There’s also a reason why Mitt Romney chose to back the idea of “self deportation” during the Republican primary process — knowing that anything that smelled of a path to citizenship would be labeled “amnesty” by conservatives and confirm the idea that the former Massachusetts governor was insufficiently loyal to core principles.
Now, Rubio is not Romney. He came to national prominence as the face of the tea party movement in 2010 when he drove moderate (at best) Gov. Charlie Crist from the open Senate seat race in the Sunshine State. There are few people in the party who question that Rubio is a committed conservative and, as a result, he may have a bit more room to roam.
“Senator Rubio’s path to the Senate provides some inoculation to the downside risk because he has ‘street cred’ with the coalition of the party that has the greatest concern about this issue,” said Rob Jesmer, former executive director of the National Republican Senatorial Committee and now a partner at FP1 Strategies.
What Rubio is clearly hoping for is to be seen among the GOP smart set as the sort of Republican who is able to take on big challenges and work across the aisle with Democrats all while — and this is critically important to his political future — retaining his core conservative principles.

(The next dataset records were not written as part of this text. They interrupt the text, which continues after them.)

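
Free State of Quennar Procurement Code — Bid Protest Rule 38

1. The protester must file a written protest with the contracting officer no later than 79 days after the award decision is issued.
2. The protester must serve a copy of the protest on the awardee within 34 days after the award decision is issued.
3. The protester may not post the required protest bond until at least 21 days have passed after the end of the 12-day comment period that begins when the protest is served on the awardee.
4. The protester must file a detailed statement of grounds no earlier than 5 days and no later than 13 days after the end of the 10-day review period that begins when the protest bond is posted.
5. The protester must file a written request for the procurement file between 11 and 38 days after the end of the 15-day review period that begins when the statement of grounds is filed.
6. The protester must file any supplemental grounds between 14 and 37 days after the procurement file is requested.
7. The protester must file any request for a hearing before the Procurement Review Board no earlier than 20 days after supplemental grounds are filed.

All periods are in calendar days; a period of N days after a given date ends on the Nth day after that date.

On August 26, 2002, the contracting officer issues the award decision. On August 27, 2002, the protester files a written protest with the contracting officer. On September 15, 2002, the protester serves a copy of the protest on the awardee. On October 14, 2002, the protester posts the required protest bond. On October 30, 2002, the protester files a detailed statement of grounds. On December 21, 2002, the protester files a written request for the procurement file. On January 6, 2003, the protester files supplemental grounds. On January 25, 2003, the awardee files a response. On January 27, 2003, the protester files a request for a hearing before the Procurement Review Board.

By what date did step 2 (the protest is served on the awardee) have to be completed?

Step 2 runs from August 26, 2002, when the award decision is issued. 34 days after August 26, 2002 is September 29, 2002.

September 29, 2002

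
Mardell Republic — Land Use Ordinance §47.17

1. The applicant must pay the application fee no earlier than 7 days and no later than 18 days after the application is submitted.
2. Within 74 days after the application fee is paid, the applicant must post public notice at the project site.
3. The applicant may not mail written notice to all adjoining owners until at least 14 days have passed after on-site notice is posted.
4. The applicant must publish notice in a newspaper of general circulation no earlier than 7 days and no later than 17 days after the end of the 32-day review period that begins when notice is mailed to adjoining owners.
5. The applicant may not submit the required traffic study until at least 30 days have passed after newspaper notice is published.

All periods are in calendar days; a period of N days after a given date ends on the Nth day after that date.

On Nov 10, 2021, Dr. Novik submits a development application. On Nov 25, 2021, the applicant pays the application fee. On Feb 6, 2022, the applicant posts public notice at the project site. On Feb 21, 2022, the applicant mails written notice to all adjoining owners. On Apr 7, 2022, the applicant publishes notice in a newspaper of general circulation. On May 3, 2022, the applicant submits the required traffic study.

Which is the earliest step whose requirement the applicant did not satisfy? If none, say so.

Step 1: the window is 7–18 days after Nov 10, 2021 (when the application is submitted), so Nov 17, 2021 through Nov 28, 2021; done Nov 25, 2021 — within the window.
Step 2: 74 days after Nov 25, 2021 (when the application fee is paid) is Feb 7, 2022; Feb 6, 2022 is within that limit.
Step 3: the earliest permitted date is 14 days after Feb 6, 2022 (when on-site notice is posted), i.e. Feb 20, 2022; done Feb 21, 2022 — permitted.
Step 4: the window is 7–17 days after Mar 25, 2022 (end of the 32-day review period, which began when notice is mailed to adjoining owners on Feb 21, 2022), so Apr 1, 2022 through Apr 11, 2022; done Apr 7, 2022 — within the window.
Step 5: the earliest permitted date is 30 days after Apr 7, 2022 (when newspaper notice is published), i.e. May 7, 2022; done May 3, 2022 — 4 days too early.
No need to go further; step 5 was not satisfied.

Step 5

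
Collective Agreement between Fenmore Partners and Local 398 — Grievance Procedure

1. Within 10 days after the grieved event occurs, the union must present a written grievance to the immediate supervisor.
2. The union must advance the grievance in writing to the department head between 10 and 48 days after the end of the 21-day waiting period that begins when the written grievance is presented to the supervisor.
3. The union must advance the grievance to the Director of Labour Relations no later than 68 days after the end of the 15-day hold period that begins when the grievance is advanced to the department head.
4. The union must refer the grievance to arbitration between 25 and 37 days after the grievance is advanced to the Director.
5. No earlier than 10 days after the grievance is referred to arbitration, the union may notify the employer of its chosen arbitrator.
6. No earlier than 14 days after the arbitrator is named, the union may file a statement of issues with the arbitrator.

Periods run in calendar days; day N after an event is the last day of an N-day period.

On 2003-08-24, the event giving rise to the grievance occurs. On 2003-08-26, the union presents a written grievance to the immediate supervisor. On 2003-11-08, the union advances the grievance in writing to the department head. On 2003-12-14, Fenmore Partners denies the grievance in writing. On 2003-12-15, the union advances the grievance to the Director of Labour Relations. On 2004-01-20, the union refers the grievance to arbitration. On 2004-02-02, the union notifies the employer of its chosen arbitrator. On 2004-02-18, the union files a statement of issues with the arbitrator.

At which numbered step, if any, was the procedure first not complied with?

(1) due by 2003-08-24 + 10 days = 2003-09-03; completed 2003-08-26, before the deadline.
(2) the permitted window runs from 2003-09-16 + 10 = 2003-09-26 to 2003-09-16 + 48 = 2003-11-03; 2003-11-08 is 5 days past the end of the window.

Step 2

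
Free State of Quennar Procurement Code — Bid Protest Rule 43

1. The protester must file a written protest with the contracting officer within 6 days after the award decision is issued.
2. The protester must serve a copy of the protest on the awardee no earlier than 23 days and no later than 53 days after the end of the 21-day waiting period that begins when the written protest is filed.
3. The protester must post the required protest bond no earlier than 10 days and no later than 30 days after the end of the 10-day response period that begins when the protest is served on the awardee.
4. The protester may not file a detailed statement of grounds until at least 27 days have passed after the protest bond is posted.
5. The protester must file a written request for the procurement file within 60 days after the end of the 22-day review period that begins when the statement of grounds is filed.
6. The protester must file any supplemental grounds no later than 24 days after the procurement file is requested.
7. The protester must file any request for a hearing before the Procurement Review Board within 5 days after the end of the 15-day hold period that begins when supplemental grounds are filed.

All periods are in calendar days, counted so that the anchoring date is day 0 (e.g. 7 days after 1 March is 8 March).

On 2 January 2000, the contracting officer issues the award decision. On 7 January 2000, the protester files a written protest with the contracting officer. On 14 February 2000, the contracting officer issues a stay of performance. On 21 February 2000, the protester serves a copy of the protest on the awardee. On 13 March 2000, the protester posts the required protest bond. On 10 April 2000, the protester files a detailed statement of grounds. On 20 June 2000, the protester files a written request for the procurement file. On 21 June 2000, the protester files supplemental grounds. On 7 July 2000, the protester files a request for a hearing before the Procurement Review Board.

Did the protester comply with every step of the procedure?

(1) due by 2 January 2000 + 6 days = 8 January 2000; completed 7 January 2000, before the deadline.
(2) the permitted window runs from 28 January 2000 + 23 = 20 February 2000 to 28 January 2000 + 53 = 21 March 2000; done 21 February 2000, which is between those dates.
(3) the permitted window runs from 2 March 2000 + 10 = 12 March 2000 to 2 March 2000 + 30 = 1 April 2000; done 13 March 2000, which is between those dates.
(4) permitted from 13 March 2000 + 27 days = 9 April 2000 onward; done 10 April 2000 — permitted.
(5) due by 2 May 2000 + 60 days = 1 July 2000; completed 20 June 2000, before the deadline.
(6) due by 20 June 2000 + 24 days = 14 July 2000; 21 June 2000 is within that limit.
(7) due by 6 July 2000 + 5 days = 11 July 2000; 7 July 2000 is within that limit.

Yes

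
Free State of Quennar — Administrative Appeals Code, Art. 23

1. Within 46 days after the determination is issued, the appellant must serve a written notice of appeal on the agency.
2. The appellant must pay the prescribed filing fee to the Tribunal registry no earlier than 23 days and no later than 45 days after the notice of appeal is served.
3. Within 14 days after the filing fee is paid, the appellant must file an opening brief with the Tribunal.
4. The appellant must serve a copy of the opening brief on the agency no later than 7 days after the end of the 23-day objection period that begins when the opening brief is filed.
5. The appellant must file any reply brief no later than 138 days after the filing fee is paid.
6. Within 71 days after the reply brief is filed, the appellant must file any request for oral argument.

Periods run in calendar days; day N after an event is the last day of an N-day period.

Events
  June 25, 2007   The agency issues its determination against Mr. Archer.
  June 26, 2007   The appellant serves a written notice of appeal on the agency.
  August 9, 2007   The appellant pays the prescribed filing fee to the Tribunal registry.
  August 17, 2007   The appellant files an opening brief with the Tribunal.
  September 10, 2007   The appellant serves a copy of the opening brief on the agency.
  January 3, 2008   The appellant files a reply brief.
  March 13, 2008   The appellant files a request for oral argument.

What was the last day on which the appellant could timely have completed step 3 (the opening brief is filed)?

Step 3 runs from August 9, 2007, when the filing fee is paid. 14 days after August 9, 2007 is August 23, 2007.

August 23, 2007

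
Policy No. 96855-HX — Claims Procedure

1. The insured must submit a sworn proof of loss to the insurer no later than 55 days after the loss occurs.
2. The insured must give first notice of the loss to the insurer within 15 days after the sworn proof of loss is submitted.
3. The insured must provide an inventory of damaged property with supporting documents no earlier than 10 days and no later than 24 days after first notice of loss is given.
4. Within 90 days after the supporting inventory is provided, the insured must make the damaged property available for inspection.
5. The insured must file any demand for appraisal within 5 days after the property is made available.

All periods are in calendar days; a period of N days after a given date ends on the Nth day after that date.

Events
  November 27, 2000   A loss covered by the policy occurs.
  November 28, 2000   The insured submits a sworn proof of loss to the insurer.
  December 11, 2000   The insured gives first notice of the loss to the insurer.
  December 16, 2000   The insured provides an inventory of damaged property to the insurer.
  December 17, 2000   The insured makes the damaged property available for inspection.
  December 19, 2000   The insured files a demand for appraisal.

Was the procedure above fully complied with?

No

Step 1: 55 days after November 27, 2000 (when the loss occurs) is January 21, 2001; completed November 28, 2000, before the deadline.
Step 2: 15 days after November 28, 2000 (when the sworn proof of loss is submitted) is December 13, 2000; completed December 11, 2000, before the deadline.
Step 3: the window is 10–24 days after December 11, 2000 (when first notice of loss is given), so December 21, 2000 through January 4, 2001; done December 16, 2000 — 5 days before the window opened.
Later steps need not be reached.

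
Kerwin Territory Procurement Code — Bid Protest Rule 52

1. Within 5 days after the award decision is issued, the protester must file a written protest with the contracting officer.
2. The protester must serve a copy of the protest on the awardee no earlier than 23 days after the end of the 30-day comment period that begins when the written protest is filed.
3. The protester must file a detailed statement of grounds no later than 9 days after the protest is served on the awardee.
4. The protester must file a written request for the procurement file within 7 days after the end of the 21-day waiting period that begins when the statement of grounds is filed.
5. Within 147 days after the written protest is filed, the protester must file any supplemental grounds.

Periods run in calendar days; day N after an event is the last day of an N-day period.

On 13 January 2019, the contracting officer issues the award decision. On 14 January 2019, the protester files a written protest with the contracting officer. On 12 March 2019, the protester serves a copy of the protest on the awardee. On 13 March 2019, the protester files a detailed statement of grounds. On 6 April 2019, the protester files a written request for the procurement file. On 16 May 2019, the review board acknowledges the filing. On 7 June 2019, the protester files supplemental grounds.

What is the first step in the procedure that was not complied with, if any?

Step 1 — counting 5 days from 13 January 2019 (when the award decision is issued) gives a deadline of 18 January 2019; 14 January 2019 is within that limit.
Step 2 — must wait 23 days from 13 February 2019 (end of the 30-day comment period, which began when the written protest is filed on 14 January 2019), so not before 8 March 2019; 12 March 2019 is on or after that date.
Step 3 — counting 9 days from 12 March 2019 (when the protest is served on the awardee) gives a deadline of 21 March 2019; completed 13 March 2019, before the deadline.
Step 4 — counting 7 days from 3 April 2019 (end of the 21-day waiting period, which began when the statement of grounds is filed on 13 March 2019) gives a deadline of 10 April 2019; done 6 April 2019 — timely.
Step 5 — counting 147 days from 14 January 2019 (when the written protest is filed) gives a deadline of 10 June 2019; completed 7 June 2019, before the deadline.

None — every step was satisfied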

It’s a delicate balancing act but one that Rubio can’t go back on now that he has stepped out on the high wire. Slip and there is no political net below to catch him. Make it to the other side and his cache within the party — already high — will soar.
“If Rubio helps lead us into sanity on the issue it would be great for him and very good for the GOP,” said Ed Rogers, a Republican lobbyist and longtime operative. “We need a savior on immigration.”